Computing potential savings (classic)
Last updated
Last updated
Some functionality of Experience Optimization is linked with Finder (classic).
Nexthink Finder is a Windows-only desktop application whose functionality is now available within the Nexthink web interface. Nexthink can now be used directly from a browser and most functions no longer require an additional desktop application.
In combination with metrics, scores help you find out potential money and time savings within your IT infrastructure through the calculation of costs related to software and hardware inventory or through the estimation of the time spent on certain activities.
Through the use of a few select examples, we will illustrate how both saving time and money is possible. If you are interested in these or similar examples, please contact Nexthink Customer Success Services.
The startup time of a device is unproductive and potentially annoying for the end-user, especially when the waiting time is excessive. Nexthink Collector takes two measurements that added together give the total startup time of a device: the boot time and the logon time. A score to find out potential time savings in the startup time of a device may focus on the boot time, on the logon time, or on both.

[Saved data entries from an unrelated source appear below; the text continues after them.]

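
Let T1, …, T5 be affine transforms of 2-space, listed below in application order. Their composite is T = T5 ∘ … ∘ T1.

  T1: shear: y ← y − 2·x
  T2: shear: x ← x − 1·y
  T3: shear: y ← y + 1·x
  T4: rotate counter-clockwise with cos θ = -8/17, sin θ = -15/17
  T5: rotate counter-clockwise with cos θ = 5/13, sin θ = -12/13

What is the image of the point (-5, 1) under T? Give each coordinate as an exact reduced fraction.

T(p) = (3625/221, 764/221)

T1 shear: y ← y − 2·x: (-5, 1) → (-5, 11)
T2 shear: x ← x − 1·y: (-5, 11) → (-16, 11)
T3 shear: y ← y + 1·x: (-16, 11) → (-16, -5)
T4 rotate counter-clockwise with cos θ = -8/17, sin θ = -15/17: (-16, -5) → (53/17, 280/17)
T5 rotate counter-clockwise with cos θ = 5/13, sin θ = -12/13: (53/17, 280/17) → (3625/221, 764/221)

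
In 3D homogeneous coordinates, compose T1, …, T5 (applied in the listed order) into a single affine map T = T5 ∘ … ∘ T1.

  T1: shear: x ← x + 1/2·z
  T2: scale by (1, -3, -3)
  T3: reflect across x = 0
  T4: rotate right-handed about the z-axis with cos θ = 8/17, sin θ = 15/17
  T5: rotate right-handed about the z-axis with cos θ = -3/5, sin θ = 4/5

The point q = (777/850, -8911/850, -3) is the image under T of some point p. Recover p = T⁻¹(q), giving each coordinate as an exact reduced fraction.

p = (-6/5, -7/2, 1)

T1 = [1 0 1/2 0; 0 1 0 0; 0 0 1 0; 0 0 0 1]
T2·T1 = [1 0 1/2 0; 0 -3 0 0; 0 0 -3 0; 0 0 0 1]
T3·…·T1 = [-1 0 -1/2 0; 0 -3 0 0; 0 0 -3 0; 0 0 0 1]
T4·…·T1 = [-8/17 45/17 -4/17 0; -15/17 -24/17 -15/34 0; 0 0 -3 0; 0 0 0 1]
T5·…·T1 = [84/85 -39/85 42/85 0; 13/85 252/85 13/170 0; 0 0 -3 0; 0 0 0 1]
det M = -9; M⁻¹ = [84/85 13/85 1/6 0; -13/255 28/85 0 0; 0 0 -1/3 0; 0 0 0 1]
M⁻¹ · (777/850, -8911/850, -3)ᵀ = (-6/5, -7/2, 1)ᵀ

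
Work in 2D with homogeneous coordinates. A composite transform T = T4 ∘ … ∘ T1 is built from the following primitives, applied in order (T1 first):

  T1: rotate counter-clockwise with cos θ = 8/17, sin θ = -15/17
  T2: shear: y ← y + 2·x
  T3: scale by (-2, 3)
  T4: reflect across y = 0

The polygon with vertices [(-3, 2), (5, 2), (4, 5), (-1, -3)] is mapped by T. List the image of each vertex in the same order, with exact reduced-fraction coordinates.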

For instance, to compute the total boot time of a device over the course of one day, create a composite score that multiplies the boot duration of the device by the number of times that it was booted that day. That is, create two leaf scores based on the aggregate Average boot duration and Number of system boots and compose them with the multiply operation to get a composite score that yields the total boot time. Optionally, do the same for the logon time and compose the boot and logon time scores with the sum operation to get a single composite score that contains the total startup time. To combine the score with metrics, it must be computed once every day at midnight in order for the metric to get the value of the score for the full day.
Now that the score has provided the startup time of each device, metrics can be used to get the sum over all devices. To that end, create a quantity metric that computes the daily startup time score of active devices and aggregates it by the sum over all devices and the whole timeframe.
When displayed in the Nexthink web interface, the metric may be used to analyze the startup time of devices and help you determine why some devices have longer startup times. You may use this information to reduce time wasted in the startup process by taking appropriate action over those devices with the longest startup times: update the operating system, the system memory, replace old models, etc.
Software that is installed but never or seldom used, incurs unjustified licensing costs. To help you estimate the cost of licensed software that is not being used, start by creating a score on devices. Use the score to individually assign cost to each device that has a particular software application installed, but that has not executed it over, for instance, the last month. Compute the score every day at midnight to combine it with a metric.
To calculate the total cost of underutilizing a particular software application, create a quantity metric that computes the cost score of all devices daily (you want to include those devices that were not necessarily active the previous day) and aggregate the cost by the sum over all devices.
Display this metric in the Nexthink web interface to see the potential cost savings of removing unused installed programs. As a complement to scores for cost savings, remember that you can create software metering metrics for assessing license use as well.